Saat ini dunia tengah diguncang oleh kehawatiran karena adanya suatu virus yakni Corona atau Covid-19, virus yang kecil namun mampu membunuh ratusaan ribu orang di berbagai belahan dunia. Munculnya virus Covid-19 ini menjadi duka bagi seluruh dunia, karena telah menyebar hampir ke seluruh dunia dan Indonesia salah satunya.
Masalah lain yang timbul karena Covid-19 adalah banyaknya pekerja yang di PHK, serta para pekerja yang di rumahkan dan pekerja serabutan yang kehilangan mata pencaharian seperti ojek online, pedagang dll terlebih setelah di berlakukannya pembatasan sosial berskala besar (PSBB) di beberapa daerah. Sehingga masa pandemi ini menjadi masa yang sangat tepat untuk merajut kebersamaan, toleransi, tolong menolong antar umat beda agama dan kepercayaan, tanpa mempertanyakan apa suku dan kebudayaan mereka tetapi atas nama kemanusiaan dalam memerangi virus Covid-19.
Budaya gotong-royong, yang merupakan ciri khas masyarakat kita sangat terlihat dalam menghadapi pandemi Covid-19 saat ini. Ketika beberapa tahun terakhir kebhinekaan kita sedang diuji dengan tindakan sekelompok orang yang melakukan tindak intoleransi, maka diera pandemi ini suasana kebekuan komunikasi seketika mencair, setidaknya terlihat di permukaan. Berita-berita pada media mainstream dan postingan-postingan media sosial sementara terlihat tenggelam. Tulisan-tulisan provokasi dan ujaran kebencian terhadap kelompok lain juga menurun. Semua orang sibuk membahas prediksi kapan pandemi akan berakhir.
Akan tetapi dilain sisi.
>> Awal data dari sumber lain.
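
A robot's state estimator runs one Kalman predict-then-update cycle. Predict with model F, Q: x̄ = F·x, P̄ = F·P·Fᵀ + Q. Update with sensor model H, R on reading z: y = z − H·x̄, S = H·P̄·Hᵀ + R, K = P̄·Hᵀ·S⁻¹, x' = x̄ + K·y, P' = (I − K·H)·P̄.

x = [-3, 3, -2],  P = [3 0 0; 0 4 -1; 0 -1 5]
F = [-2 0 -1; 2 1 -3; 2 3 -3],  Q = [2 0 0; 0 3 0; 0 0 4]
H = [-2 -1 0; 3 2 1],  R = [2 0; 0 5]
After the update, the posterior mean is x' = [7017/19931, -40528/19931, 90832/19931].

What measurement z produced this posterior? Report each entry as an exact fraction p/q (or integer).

z = [2, 2]

x̄ = F·x = [8, 3, 9]
P̄ = F·P·Fᵀ + Q = [19 4 6; 4 70 81; 6 81 115]
S = H·P̄·Hᵀ + R = [164 -375; -375 979]
K = P̄·Hᵀ·S⁻¹ = [-14493/19931 -4106/19931; 11013/19931 8962/19931; 19578/19931 13505/19931]
x' − x̄ = [-152431/19931, -100321/19931, -88547/19931] = K·y
y = (KᵀK)⁻¹·Kᵀ·(x' − x̄) = [21, -37]
z = y + H·x̄ = [21, -37] + [-19, 39] = [2, 2]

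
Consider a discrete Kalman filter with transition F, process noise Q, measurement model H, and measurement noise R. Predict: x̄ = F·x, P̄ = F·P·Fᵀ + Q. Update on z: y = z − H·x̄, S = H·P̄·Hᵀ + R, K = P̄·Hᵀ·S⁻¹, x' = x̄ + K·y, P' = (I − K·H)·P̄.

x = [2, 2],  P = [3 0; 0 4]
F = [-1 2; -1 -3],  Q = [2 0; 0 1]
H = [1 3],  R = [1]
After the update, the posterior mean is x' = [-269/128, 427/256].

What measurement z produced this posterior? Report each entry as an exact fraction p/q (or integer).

z = [3]

x̄ = F·x = [2, -8]
P̄ = F·P·Fᵀ + Q = [21 -21; -21 40]
S = H·P̄·Hᵀ + R = [256]
K = P̄·Hᵀ·S⁻¹ = [-21/128; 99/256]
x' − x̄ = [-525/128, 2475/256] = K·y
y = (KᵀK)⁻¹·Kᵀ·(x' − x̄) = [25]
z = y + H·x̄ = [25] + [-22] = [3]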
Sikap intoleransi sempat tejadi di awal munculnya pandemi Covid-19. Dibeberapa daerah orang yang dinyatakan positif Covid-19 mendapatkan hukuman sosial seperti pengasingan dan pengucilan oleh masyarakat.
Dikutip dari Kompas.com (30/6/2020) Seorang warga dikucilkan karena berstatus pasien positif Covid-19 pernah dialami oleh F, warga sebuah desa di Kecamatan Larangan, Pamekasan. Tidak hanya F, seluruh keluarganya juga ikut dikucilkan. Para tetangga yang biasa berkunjung ke rumahnya, sejak F ditetapkan terpapar Covid-19, sudah tidak pernah berkunjung lagi. Ia kemudian menjalani isolasi di rumah sakit selama 16 hari. Pada saat menjalani isolasi, F merasakan bagaimana ia dijauhi oleh rekan-rekan. Bahkan, tetangganya sendiri. Menurut F, isti dan anak-anak mereka juga menjadi perbincangan warga. “Kalau ada orang sakit, biasanya tetangga menjenguk. Namun, berbeda dengan yang dialami keluarga saya. Keluarga saya dijauhi seperti orang yang dikucilkan,” terang F. Bagi pria yang juga petugas haji ini, goncangan secara psikologis sangat dirasakan oleh keluarganya yang menjalani isolasi mandiri di rumahnya. Untuk pergi berbelanja saja ketakutan karena distigma keluarga Covid-19.
Melihat pemberitaan tersebut, tentunya sangat disayangkan. Ketika tengah berjuang melawan pandemi, masih saja ada kejadian intoleransi. Masyarakat harus bisa meningkatkan toleransi di tengah pandemi, seperti tidak memberikan stigma kepada pasien yang positif Covid-19, terhadap keluarga maupun kerabatnya melainkan memberikan suport dan menghindarkan pasien Covid-19 dari hukuman sosial seperti pengasingan dan pengucilan oleh masyarakat.